What does it mean to be truly seen, to be understood? Is it even possible? Do we really want to be? What would it take for us to relinquish the comfort of huddling in the shadows, lest we be revealed but then found wanting? How does one cope with the desperate hunger for connection that grows greater and greater the longer it goes untended, to the point of mindlessness, almost like, well, a zombie—and what will we use, to our benefit or detriment, to sate it?

COWARD is for anyone who has ever been afraid of their own desires, fearing they were too strange and damaged to be loved; anyone who has felt simultaneously catatonic and feral with loneliness; anyone who stumbled through the lurid forests of the early internet; anyone who has ever had trouble navigating their identity, their otherness; anyone who has yearned, feared, despaired, confessed, loved; it is for the despondent, the starved, the hesitant, the bitter, the bored, the suicidal, the curious, the tender, the numb, the desperate, the brave, and the cowards—which is to say, it is for everyone.

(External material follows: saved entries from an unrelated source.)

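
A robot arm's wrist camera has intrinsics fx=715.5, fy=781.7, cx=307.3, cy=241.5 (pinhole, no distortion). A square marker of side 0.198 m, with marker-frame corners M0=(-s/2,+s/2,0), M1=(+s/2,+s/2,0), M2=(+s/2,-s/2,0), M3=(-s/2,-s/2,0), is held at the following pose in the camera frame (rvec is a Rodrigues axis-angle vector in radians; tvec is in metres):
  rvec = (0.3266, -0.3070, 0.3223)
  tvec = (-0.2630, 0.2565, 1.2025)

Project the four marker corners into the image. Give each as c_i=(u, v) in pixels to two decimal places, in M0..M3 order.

c0=(75.13, 450.83) c1=(189.01, 471.12) c2=(225.49, 366.22) c3=(108.61, 338.78)

Intrinsics K: fx=715.5, fy=781.7, cx=307.3, cy=241.5
Marker side s = 0.198 m; corners in marker frame (Z=0):
  M0 = (-0.0990, +0.0990, 0)
  M1 = (+0.0990, +0.0990, 0)
  M2 = (+0.0990, -0.0990, 0)
  M3 = (-0.0990, -0.0990, 0)
rvec = (0.3266, -0.3070, 0.3223), |rvec| = θ = 0.55208 rad = 31.632°
Rodrigues: sinθ=0.52446, 1−cosθ=0.14857; R = I + sinθ·[k]× + (1−cosθ)·[k]×²:
    [+0.90343 -0.35505 -0.24033]
    [+0.25730 +0.89737 -0.35849]
    [+0.34295 +0.26203 +0.90207]
t = (-0.2630, 0.2565, 1.2025) m
M0: Pc = R·M0+t = (-0.38759, +0.31987, +1.19449); u = 715.5·(-0.38759)/1.19449 + 307.3 = 75.1338, v = 781.7·(+0.31987)/1.19449 + 241.5 = 450.8281
M1: Pc = R·M1+t = (-0.20871, +0.37081, +1.26239); u = 715.5·(-0.20871)/1.26239 + 307.3 = 189.0070, v = 781.7·(+0.37081)/1.26239 + 241.5 = 471.1151
M2: Pc = R·M2+t = (-0.13841, +0.19313, +1.21051); u = 715.5·(-0.13841)/1.21051 + 307.3 = 225.4891, v = 781.7·(+0.19313)/1.21051 + 241.5 = 366.2176
M3: Pc = R·M3+t = (-0.31729, +0.14219, +1.14261); u = 715.5·(-0.31729)/1.14261 + 307.3 = 108.6134, v = 781.7·(+0.14219)/1.14261 + 241.5 = 338.7754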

The questions that are unearthed and dissected in this book are existential, pervasive, and enduring, questions that humans will be asking for as long as there are humans—and Lamb knows better than to offer any answers. COWARD resists simplicity and resolution, eschewing a tidy conclusion in favor of an ending far murkier and more compelling, more honest—if this book is tied up in any sort of bow, it is one fashioned from intestines and electrical wire. You will finish this one with soot in your ears and blood in your teeth, and you will thank her for it. COWARD is Meghan Lamb at her most bewitching and unflinching.

COWARD, by Meghan Lamb. Brooklyn, New York: Spuyten Duyvil, September 2022. 96 pages. $16.00, paper.

Shannon Hozinec’s writing can be found in DIAGRAM, Radioactive Moat, Thrush, and elsewhere. She lives in Pittsburgh.